Now, the jury is still out about these long-term risks. In fact, corrective studies may take a generation or be impossible with our current technology. In the meanwhile, our key tool to avoid lawsuits and help our patients to the best of our ability is in informed consent, as tricky as that can be with psychiatric patients. And, that must change somewhat, as it often does after new knowledge or concerns.

In the past, it was very common for patients to ask or wonder if the psychiatric medications were safe to take long-term. Usually, I would answer – and instruct my students to answer—that for many of our medications that were around for many years, “yes, they seem to be quite safe”. An ongoing exception would be lithium, known to often cause kidney or thyroid damage over the years. Or, the antipsychotics needed some caution, too.

The old ones could cause Tardive Dyskinesia many years later, and the new ones (“atypical”), we belatedly found out often have severe metabolic effects. Now we have to suspect that most all of them may have some  sort of long range risk or another, in addition to all the acute side effect possibilities.

So, here’s how I might respond post-Whitaker’s book, and even tell the patient if they don’t ask, all the meanwhile being careful not to scare them away from taking the medication when they really need it. (Of course, I would not say this all in one breath, or without breaks to discuss different points).

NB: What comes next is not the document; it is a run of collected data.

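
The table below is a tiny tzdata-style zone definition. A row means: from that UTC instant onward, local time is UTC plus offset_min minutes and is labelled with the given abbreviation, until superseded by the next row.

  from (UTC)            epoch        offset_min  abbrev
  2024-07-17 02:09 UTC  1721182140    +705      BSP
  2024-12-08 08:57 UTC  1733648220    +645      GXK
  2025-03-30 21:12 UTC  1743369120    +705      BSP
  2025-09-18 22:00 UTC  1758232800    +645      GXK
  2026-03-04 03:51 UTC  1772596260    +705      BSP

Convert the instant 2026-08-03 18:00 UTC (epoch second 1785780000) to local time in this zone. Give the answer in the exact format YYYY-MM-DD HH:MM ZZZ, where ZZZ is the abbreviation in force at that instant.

Query: 2026-08-03 18:00 UTC
Rule 5/5 (BSP, +11:45): 2026-03-04 03:51 UTC ≤ query < +∞
18·60 + 0 + 705 = 1785 min
1785 = 1·1440 + 345; 345 = 5·60 + 45 → 05:45, 2026-08-03 + 1 day = 2026-08-04
→ 2026-08-04 05:45 BSP

2026-08-04 05:45 BSP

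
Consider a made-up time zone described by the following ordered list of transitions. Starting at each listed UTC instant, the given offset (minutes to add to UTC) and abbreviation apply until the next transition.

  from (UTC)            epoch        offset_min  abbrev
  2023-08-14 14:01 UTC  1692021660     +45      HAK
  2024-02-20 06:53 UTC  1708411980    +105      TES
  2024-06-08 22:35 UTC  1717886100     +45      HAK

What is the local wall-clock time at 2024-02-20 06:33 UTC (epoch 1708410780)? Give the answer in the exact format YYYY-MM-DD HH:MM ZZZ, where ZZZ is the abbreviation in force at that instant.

Query: 2024-02-20 06:33 UTC
Rule 1/3 (HAK, +00:45): 2023-08-14 14:01 UTC ≤ query < 2024-02-20 06:53 UTC
6·60 + 33 + 45 = 438 min
438 = 0·1440 + 438; 438 = 7·60 + 18 → 07:18, same day
→ 2024-02-20 07:18 HAK

2024-02-20 07:18 HAK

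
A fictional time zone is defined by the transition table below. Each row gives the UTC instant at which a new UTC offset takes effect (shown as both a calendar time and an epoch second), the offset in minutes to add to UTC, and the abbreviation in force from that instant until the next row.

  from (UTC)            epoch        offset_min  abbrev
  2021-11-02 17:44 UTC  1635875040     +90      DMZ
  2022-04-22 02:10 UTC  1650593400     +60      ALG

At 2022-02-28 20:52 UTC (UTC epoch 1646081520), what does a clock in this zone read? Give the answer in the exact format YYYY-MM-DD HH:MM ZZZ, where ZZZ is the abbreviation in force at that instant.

2022-02-28 22:22 DMZ

Query: 2022-02-28 20:52 UTC
Rule 1/2 (DMZ, +01:30): 2021-11-02 17:44 UTC ≤ query < 2022-04-22 02:10 UTC
20·60 + 52 + 90 = 1342 min
1342 = 0·1440 + 1342; 1342 = 22·60 + 22 → 22:22, same day
→ 2022-02-28 22:22 DMZ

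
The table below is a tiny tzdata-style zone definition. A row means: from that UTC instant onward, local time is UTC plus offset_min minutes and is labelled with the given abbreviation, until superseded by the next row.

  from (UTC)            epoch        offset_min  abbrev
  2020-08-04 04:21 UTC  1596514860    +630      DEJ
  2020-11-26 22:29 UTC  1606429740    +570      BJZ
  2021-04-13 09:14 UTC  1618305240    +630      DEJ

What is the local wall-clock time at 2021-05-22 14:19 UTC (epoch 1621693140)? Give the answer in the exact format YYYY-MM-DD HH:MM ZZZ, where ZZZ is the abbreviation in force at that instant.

2021-05-23 00:49 DEJ

Query: 2021-05-22 14:19 UTC
Rule 3/3 (DEJ, +10:30): 2021-04-13 09:14 UTC ≤ query < +∞
14·60 + 19 + 630 = 1489 min
1489 = 1·1440 + 49; 49 = 0·60 + 49 → 00:49, 2021-05-22 + 1 day = 2021-05-23
→ 2021-05-23 00:49 DEJ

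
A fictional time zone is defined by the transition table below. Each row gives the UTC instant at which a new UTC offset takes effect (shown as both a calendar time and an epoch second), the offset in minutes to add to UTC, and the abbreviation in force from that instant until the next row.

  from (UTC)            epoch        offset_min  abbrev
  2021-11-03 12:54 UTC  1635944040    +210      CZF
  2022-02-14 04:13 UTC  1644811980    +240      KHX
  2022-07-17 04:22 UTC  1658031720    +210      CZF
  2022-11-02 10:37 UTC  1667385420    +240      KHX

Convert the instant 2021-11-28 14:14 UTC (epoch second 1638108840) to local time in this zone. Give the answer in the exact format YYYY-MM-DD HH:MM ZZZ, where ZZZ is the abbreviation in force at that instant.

Query: 2021-11-28 14:14 UTC
Rule 1/4 (CZF, +03:30): 2021-11-03 12:54 UTC ≤ query < 2022-02-14 04:13 UTC
14·60 + 14 + 210 = 1064 min
1064 = 0·1440 + 1064; 1064 = 17·60 + 44 → 17:44, same day
→ 2021-11-28 17:44 CZF

2021-11-28 17:44 CZF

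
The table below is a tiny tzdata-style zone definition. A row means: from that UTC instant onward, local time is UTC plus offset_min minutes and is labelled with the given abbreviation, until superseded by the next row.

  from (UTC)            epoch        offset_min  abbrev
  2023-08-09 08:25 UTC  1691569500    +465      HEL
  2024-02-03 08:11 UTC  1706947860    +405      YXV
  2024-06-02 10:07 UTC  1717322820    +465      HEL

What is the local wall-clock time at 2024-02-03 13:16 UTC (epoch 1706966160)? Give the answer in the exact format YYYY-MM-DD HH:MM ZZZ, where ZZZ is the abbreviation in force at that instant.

2024-02-03 20:01 YXV

Query: 2024-02-03 13:16 UTC
Rule 2/3 (YXV, +06:45): 2024-02-03 08:11 UTC ≤ query < 2024-06-02 10:07 UTC
13·60 + 16 + 405 = 1201 min
1201 = 0·1440 + 1201; 1201 = 20·60 + 1 → 20:01, same day
→ 2024-02-03 20:01 YXV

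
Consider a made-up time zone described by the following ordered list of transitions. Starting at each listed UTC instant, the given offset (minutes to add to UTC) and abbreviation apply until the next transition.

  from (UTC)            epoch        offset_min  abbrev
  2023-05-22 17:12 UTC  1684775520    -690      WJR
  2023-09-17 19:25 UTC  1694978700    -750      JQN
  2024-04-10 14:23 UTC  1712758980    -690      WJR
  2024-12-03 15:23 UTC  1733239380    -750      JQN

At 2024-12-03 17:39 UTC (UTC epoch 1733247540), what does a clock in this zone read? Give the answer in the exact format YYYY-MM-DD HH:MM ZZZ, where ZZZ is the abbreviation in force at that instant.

2024-12-03 05:09 JQN

Query: 2024-12-03 17:39 UTC
Rule 4/4 (JQN, -12:30): 2024-12-03 15:23 UTC ≤ query < +∞
17·60 + 39 - 750 = 309 min
309 = 0·1440 + 309; 309 = 5·60 + 9 → 05:09, same day
→ 2024-12-03 05:09 JQN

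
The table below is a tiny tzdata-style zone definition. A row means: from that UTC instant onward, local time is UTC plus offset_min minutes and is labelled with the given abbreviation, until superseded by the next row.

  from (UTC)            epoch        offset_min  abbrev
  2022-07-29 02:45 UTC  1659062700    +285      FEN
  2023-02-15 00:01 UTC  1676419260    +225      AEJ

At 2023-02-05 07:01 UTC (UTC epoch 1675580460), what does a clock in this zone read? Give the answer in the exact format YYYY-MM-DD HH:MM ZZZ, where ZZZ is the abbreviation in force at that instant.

Query: 2023-02-05 07:01 UTC
Rule 1/2 (FEN, +04:45): 2022-07-29 02:45 UTC ≤ query < 2023-02-15 00:01 UTC
7·60 + 1 + 285 = 706 min
706 = 0·1440 + 706; 706 = 11·60 + 46 → 11:46, same day
→ 2023-02-05 11:46 FEN

2023-02-05 11:46 FEN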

“I would recommend that you try this medication for this problem, but only for as long as necessary. At some point of time, we might want to try you off of it, but when we do so, taper the dose very slowly. Please do not stop the medication all at once on your own, because your body and brain will not have time to readjust. In addition, sometimes there is a so-called placebo effect when first starting medication.

You may feel better just starting the medication, but it may not be really working yet. Therefore, don’t stop it because you are feeling better for just a few days. We will also explore all other treatments and natural remedies that might help in addition to—or instead of—the medication. In the meanwhile, please try to avoid alcohol and street drugs, for they may limit the beneficial effects of the medications, worsen any side effects, and even cause your illness to become more severe. Is this OK with you? Any questions?”

Get a signature someplace. Now, do you have any questions or other suggestions for addressing this conundrum?